In this embodiment, the processor 401 is exemplified by a Central Processing Unit (CPU), and the Memory 402 is exemplified by a Random Access Memory (RAM). The processor 401 and the memory 402 may be connected by a bus or other means, and fig. 5 illustrates the connection by a bus as an example. The memory 402 is a non-volatile computer-readable storage medium for storing non-volatile software programs, non-volatile computer-executable programs, and modules, and the description information of the map points in the embodiment of the present application is stored in the memory 402. The processor 401 executes various functional applications of the device and data processing by running non-volatile software programs, instructions, and modules stored in the memory 402, that is, implements the above-described method of creating a map.

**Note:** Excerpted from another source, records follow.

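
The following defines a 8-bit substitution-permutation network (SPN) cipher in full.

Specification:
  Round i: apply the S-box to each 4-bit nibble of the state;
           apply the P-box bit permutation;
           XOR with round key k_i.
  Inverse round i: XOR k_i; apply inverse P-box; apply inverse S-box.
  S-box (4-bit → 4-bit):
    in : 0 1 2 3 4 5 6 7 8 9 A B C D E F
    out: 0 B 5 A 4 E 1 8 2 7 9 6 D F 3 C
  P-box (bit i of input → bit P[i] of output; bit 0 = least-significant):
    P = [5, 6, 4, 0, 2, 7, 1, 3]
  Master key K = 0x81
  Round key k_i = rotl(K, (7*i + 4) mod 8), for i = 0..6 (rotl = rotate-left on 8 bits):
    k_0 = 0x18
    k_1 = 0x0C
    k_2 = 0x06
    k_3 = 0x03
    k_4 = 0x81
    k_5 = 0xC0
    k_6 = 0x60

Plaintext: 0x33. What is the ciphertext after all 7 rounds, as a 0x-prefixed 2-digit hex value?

s_0 = plaintext = 0x33
s_1 = Round(s_0, k_0) = 0xD1
s_2 = Round(s_1, k_1) = 0xE3
s_3 = Round(s_2, k_2) = 0xC3
s_4 = Round(s_3, k_3) = 0x4C
s_5 = Round(s_4, k_4) = 0xB2
s_6 = Round(s_5, k_5) = 0x72
s_7 = Round(s_6, k_6) = 0x58

0x58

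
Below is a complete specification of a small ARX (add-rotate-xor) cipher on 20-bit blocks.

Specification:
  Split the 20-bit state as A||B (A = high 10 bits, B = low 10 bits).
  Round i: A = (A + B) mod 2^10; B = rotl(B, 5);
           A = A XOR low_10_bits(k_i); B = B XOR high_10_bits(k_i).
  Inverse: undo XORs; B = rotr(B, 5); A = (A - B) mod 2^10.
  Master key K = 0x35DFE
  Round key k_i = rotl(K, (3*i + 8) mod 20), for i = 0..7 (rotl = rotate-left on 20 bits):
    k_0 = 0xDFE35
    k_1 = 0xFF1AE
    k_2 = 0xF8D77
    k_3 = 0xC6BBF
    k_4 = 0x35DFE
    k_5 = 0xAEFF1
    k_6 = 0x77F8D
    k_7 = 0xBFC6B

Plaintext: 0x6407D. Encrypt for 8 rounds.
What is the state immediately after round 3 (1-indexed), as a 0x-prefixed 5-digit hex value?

s_0 = plaintext = 0x6407D
s_1 = Round(s_0, k_0) = 0x0E0DC
s_2 = Round(s_1, k_1) = 0x2E87A
s_3 = Round(s_2, k_2) = 0x10CA0
s_4 = Round(s_3, k_3) = 0xD731F
s_5 = Round(s_4, k_4) = 0xE172F
s_6 = Round(s_5, k_5) = 0x51742
s_7 = Round(s_6, k_6) = 0xC2985
s_8 = Round(s_7, k_7) = 0x39253

0x10CA0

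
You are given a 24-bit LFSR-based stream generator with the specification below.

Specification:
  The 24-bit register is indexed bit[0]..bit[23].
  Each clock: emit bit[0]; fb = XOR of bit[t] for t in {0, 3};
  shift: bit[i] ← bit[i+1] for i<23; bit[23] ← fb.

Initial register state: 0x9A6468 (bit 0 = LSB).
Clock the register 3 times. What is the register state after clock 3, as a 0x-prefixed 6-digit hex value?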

The memory 402 may include a storage program area and a storage data area, wherein the storage program area may store an operating system, an application program required for at least one function; the storage data area may store a list of options, etc. Further, the memory 402 may include high speed random access memory, and may also include non-volatile memory, such as at least one magnetic disk storage device, flash memory device, or other non-volatile solid state storage device. In some embodiments, memory 402 may optionally include memory located remotely from the processor, which may be connected to an external device via a network. Examples of such networks include, but are not limited to, the internet, intranets, local area networks, mobile communication networks, and combinations thereof.
One or more modules are stored in the memory and, when executed by the one or more processors, perform a method of building a map in any of the method embodiments described above.

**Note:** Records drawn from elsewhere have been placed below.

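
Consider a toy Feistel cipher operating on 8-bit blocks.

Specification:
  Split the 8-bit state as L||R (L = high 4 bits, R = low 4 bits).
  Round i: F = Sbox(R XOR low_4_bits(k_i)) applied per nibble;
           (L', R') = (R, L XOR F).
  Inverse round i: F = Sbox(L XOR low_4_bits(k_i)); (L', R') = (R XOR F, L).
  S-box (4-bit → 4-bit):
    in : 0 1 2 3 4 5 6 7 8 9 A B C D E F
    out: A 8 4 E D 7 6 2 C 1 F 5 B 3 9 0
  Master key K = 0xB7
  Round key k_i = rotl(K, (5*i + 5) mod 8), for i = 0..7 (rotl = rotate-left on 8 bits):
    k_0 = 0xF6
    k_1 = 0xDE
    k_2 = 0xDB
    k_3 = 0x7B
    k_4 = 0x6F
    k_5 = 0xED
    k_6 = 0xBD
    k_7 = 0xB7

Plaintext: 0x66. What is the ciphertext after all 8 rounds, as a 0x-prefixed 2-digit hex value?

s_0 = plaintext = 0x66
s_1 = Round(s_0, k_0) = 0x6C
s_2 = Round(s_1, k_1) = 0xC2
s_3 = Round(s_2, k_2) = 0x2D
s_4 = Round(s_3, k_3) = 0xD4
s_5 = Round(s_4, k_4) = 0x48
s_6 = Round(s_5, k_5) = 0x83
s_7 = Round(s_6, k_6) = 0x31
s_8 = Round(s_7, k_7) = 0x15

0x15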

The product can execute the method provided by the embodiment of the application, has corresponding functional modules and beneficial effects of the execution method, and can refer to the method provided by the embodiment of the application without detailed technical details in the embodiment.
A fourth embodiment of the present application relates to a computer-readable storage medium storing a computer program. The computer program, when executed by a processor, implements the method of building a map as described in any of the method embodiments above.
That is, as can be understood by those skilled in the art, all or part of the steps in the method for implementing the embodiments described above may be implemented by a program instructing related hardware, where the program is stored in a storage medium and includes several instructions to enable a device (which may be a single chip, a chip, or the like) or a processor (processor) to execute all or part of the steps of the method described in the embodiments of the present application. And the aforementioned storage medium includes: a U-disk, a removable hard disk, a Read-Only Memory (ROM), a Random Access Memory (RAM), a magnetic disk or an optical disk, and other various media capable of storing program codes.
It will be understood by those of ordinary skill in the art that the foregoing embodiments are specific examples for carrying out the present application, and that various changes in form and details may be made therein without departing from the spirit and scope of the present application in practice.